We report an experimental study of CO2 and N2 foam flows in natural sandstone cores containing oil with the aid of X-ray Computed Tomography. The study is relevant for Enhanced Oil Recovery (EOR). The cores were partially saturated with oil and brine (half top) and brine only (half bottom) to mimic the water-oil transition occurring in oil reservoirs. The CO2 was used either under sub- or under super-critical (immiscible and miscible) conditions, whereas N2 remained subcritical. Prior to gas injection the cores were flooded with several pore volumes of water. In each experiment water flooding was followed by the injection of 1-2 pore volumes of a surfactant solution with Alpha Olefin Sulfonate (AOS) as the foaming agent. We visually show how foam propagates in a porous medium containing oil.
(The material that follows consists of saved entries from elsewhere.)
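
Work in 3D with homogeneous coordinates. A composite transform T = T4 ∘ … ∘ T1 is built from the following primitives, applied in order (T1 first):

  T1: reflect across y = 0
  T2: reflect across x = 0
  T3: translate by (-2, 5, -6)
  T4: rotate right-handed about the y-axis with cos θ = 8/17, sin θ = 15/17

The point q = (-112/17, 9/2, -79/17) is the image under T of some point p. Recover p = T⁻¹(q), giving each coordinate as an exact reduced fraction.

T1 = [1 0 0 0; 0 -1 0 0; 0 0 1 0; 0 0 0 1]
T2·T1 = [-1 0 0 0; 0 -1 0 0; 0 0 1 0; 0 0 0 1]
T3·…·T1 = [-1 0 0 -2; 0 -1 0 5; 0 0 1 -6; 0 0 0 1]
T4·…·T1 = [-8/17 0 15/17 -106/17; 0 -1 0 5; 15/17 0 8/17 -18/17; 0 0 0 1]
det M = 1; M⁻¹ = [-8/17 0 15/17 -2; 0 -1 0 5; 15/17 0 8/17 6; 0 0 0 1]
M⁻¹ · (-112/17, 9/2, -79/17)ᵀ = (-3, 1/2, -2)ᵀ

p = (-3, 1/2, -2)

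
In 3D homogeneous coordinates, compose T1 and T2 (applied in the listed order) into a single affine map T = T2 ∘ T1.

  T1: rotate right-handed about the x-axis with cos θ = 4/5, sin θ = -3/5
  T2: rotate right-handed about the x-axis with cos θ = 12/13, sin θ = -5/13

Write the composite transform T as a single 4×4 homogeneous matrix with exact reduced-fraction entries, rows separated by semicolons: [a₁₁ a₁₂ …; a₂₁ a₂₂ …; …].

T1 = [1 0 0 0; 0 4/5 3/5 0; 0 -3/5 4/5 0; 0 0 0 1]
T2·T1 = [1 0 0 0; 0 33/65 56/65 0; 0 -56/65 33/65 0; 0 0 0 1]

T = [1 0 0 0; 0 33/65 56/65 0; 0 -56/65 33/65 0; 0 0 0 1]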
At low-pressure experiments (P=1 bar) in the case of N2, weak foam could be formed in the oil-saturated part. Diffused oil bank is formed ahead of the foam front, which results in additional oil recovery, compared to pure gas injection. CO2 hardly foams in the oil-bearing part of the core, most likely due to its higher solubility. Above critical point (P=90 bar), CO2 injection following the slug of surfactant reduces its mobility in absence oil. Nevertheless, when the foam front meets the oil it becomes highly diffuse. The presence of the surfactant (when foaming super-critical CO2) hardly improves oil recovery and or modifies the pressure drop profile, indicating the detrimental effect of oil on foam stability in the medium in this specific case. However, at miscible conditions, injection of surfactant prior to CO2 injection significantly increases the oil recovery.